Упустить момент финального штурма он не хотел ни за что и, не оправившись от болезни, сорвался скакать в Киринию. Его солдаты, шепотом ругая неуемного государя, отбивали в седле задницы и со злости отнимали у крестьян последних кур и домотканые рубашки — может, пригодится. Восход заставал отряд в седлах, а вечером, после остановки на ночлег, едва хватало времени запечь трофейное мясо в углях и подремать пару часиков. Ночи летом коротки.
Но даже при такой спешке к штурму Киринии Ричард не успел. Когда он пересек остров и появился под стенами города, на всех башнях уже развевались расшитые флаги с гербами Турнхама и Плантагенета, а во всех домах уже разместились английские солдаты. Особняк городского головы, который сперва занимал Комнин, был оставлен неразграбленным специально для короля Английского. Для него покои готовили, стаскивая из всех богатых домов красивые и дорогие вещи.

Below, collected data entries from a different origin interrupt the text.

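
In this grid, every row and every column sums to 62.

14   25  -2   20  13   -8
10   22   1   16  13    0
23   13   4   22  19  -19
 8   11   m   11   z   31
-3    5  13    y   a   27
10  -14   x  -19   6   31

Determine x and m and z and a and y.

x = 48, m = -2, z = 3, a = 8, y = 12

Column 4: 20 + 16 + 22 + 11 − 19 = 50, so its missing entry is 62 − 50 = 12.
Row 5: -3 + 5 + 13 + 12 + 27 = 54, so its missing entry is 62 − 54 = 8.
Column 5: 13 + 13 + 19 + 8 + 6 = 59, so its missing entry is 62 − 59 = 3.
Row 4: 8 + 11 + 11 + 3 + 31 = 64, so its missing entry is 62 − 64 = -2.
Row 6: 10 − 14 − 19 + 6 + 31 = 14, so its missing entry is 62 − 14 = 48.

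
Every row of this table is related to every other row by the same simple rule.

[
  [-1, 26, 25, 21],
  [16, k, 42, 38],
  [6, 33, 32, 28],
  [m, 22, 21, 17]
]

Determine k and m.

The difference between any two rows is the same in every column — this is an addition table with the headers hidden.
Row 2 minus row 1 is 42 − 25 = 17, so its entry in column 2 is 26 + 17 = 43.
Row 4 minus row 1 is 21 − 25 = -4, so its entry in column 1 is -1 + (-4) = -5.

k = 43, m = -5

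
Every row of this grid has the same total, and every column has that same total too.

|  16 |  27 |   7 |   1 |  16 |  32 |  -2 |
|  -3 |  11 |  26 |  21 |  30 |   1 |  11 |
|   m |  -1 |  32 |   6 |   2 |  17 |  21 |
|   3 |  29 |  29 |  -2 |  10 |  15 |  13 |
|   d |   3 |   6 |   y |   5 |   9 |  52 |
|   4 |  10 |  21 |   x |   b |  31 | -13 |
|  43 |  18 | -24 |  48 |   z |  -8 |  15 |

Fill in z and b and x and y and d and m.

Rows 1 and 2 both sum to 97, so that's the common total.
The known cells in row 3 total 77, leaving 97 − 77 = 20 for the blank.
The known cells in column 1 total 83, leaving 97 − 83 = 14 for the blank.
The known cells in row 5 total 89, leaving 97 − 89 = 8 for the blank.
The known cells in row 7 total 92, leaving 97 − 92 = 5 for the blank.
The known cells in column 5 total 68, leaving 97 − 68 = 29 for the blank.
The known cells in row 6 total 82, leaving 97 − 82 = 15 for the blank.

z = 5, b = 29, x = 15, y = 8, d = 14, m = 20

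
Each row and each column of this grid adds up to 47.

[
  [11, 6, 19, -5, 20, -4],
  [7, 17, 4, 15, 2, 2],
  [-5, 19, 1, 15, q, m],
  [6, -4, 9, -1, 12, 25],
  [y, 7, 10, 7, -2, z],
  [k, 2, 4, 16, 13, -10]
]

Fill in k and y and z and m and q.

Column 5 has 20 + 2 + 12 − 2 + 13 = 45; the blank must be 47 − 45 = 2.
Row 6 has 2 + 4 + 16 + 13 − 10 = 25; the blank must be 47 − 25 = 22.
Column 1 has 11 + 7 − 5 + 6 + 22 = 41; the blank must be 47 − 41 = 6.
Row 5 has 6 + 7 + 10 + 7 − 2 = 28; the blank must be 47 − 28 = 19.
Row 3 has -5 + 19 + 1 + 15 + 2 = 32; the blank must be 47 − 32 = 15.

k = 22, y = 6, z = 19, m = 15, q = 2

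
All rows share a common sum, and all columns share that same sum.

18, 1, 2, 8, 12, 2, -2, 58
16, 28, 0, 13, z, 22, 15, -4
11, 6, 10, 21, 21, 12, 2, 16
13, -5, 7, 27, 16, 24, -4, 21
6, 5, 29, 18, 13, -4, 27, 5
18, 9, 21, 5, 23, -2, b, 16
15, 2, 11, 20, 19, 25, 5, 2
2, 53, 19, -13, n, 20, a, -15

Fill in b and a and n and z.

Rows 1 and 3 both sum to 99, so that's the common total.
Row 6 has 18 + 9 + 21 + 5 + 23 − 2 + 16 = 90; the blank must be 99 − 90 = 9.
Column 7 has -2 + 15 + 2 − 4 + 27 + 9 + 5 = 52; the blank must be 99 − 52 = 47.
Row 8 has 2 + 53 + 19 − 13 + 20 + 47 − 15 = 113; the blank must be 99 − 113 = -14.
Row 2 has 16 + 28 + 0 + 13 + 22 + 15 − 4 = 90; the blank must be 99 − 90 = 9.

b = 9, a = 47, n = -14, z = 9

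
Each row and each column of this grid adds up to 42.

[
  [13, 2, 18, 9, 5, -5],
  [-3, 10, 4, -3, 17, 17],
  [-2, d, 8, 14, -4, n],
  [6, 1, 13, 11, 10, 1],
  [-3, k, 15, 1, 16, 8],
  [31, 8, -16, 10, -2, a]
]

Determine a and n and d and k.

a = 11, n = 10, d = 16, k = 5

Row 6 has 31 + 8 − 16 + 10 − 2 = 31; the blank must be 42 − 31 = 11.
Column 6 has -5 + 17 + 1 + 8 + 11 = 32; the blank must be 42 − 32 = 10.
Row 3 has -2 + 8 + 14 − 4 + 10 = 26; the blank must be 42 − 26 = 16.
Row 5 has -3 + 15 + 1 + 16 + 8 = 37; the blank must be 42 − 37 = 5.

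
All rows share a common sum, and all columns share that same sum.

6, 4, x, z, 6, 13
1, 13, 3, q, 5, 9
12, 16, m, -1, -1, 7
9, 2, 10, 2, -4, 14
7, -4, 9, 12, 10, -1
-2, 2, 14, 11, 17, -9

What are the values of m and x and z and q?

Rows 4 and 5 both sum to 33, so that's the common total.
Row 2 has 1 + 13 + 3 + 5 + 9 = 31; the blank must be 33 − 31 = 2.
Column 4 has 2 − 1 + 2 + 12 + 11 = 26; the blank must be 33 − 26 = 7.
Row 1 has 6 + 4 + 7 + 6 + 13 = 36; the blank must be 33 − 36 = -3.
Row 3 has 12 + 16 − 1 − 1 + 7 = 33; the blank must be 33 − 33 = 0.

m = 0, x = -3, z = 7, q = 2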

Ричарда не заинтересовала вся эта роскошь. Он равнодушно прошествовал мимо бесценных фарфоровых ваз, с превеликим трудом привезенных из Китая, мимо золотых блюд и слегка подранных вследствие небрежного обращения гобеленов и приказал привести Комнина. Императора заперли в одной из самых роскошных комнат с большим камином, где дымоход был предусмотрительно забран решеткой. Обращались с ним вежливо, но и с издевкой, очень уж смешным казалось прежнее поведение и нынешнее незавидное положение этого мелкого правителя, возомнившего себя императором.
К разговору Дик не прислушивался, он рассеянно поглядывал по сторонам и пытался решить сложный вопрос: чего ему больше хочется — поесть или поспать? На подавленного Исаака, вызывающего только жалость, смотреть ему было неинтересно. Комнин совершенно пал духом и только пытался просить короля Английского о снисхождении, умолял лишь о том, чтоб его не заковывали в железо. По выражению лица Ричарда, хищному и умиротворенному, молодой рыцарь догадался, что кипрскому императору не поздоровится.
— Что ж, пожалуй, — сказал Плантагенет. — Просьба небольшая, ее я согласен выполнить даже в отношении вероломного вассала. — Комнин поежился. Король отвернулся и приказал: — Заковать его... в серебро.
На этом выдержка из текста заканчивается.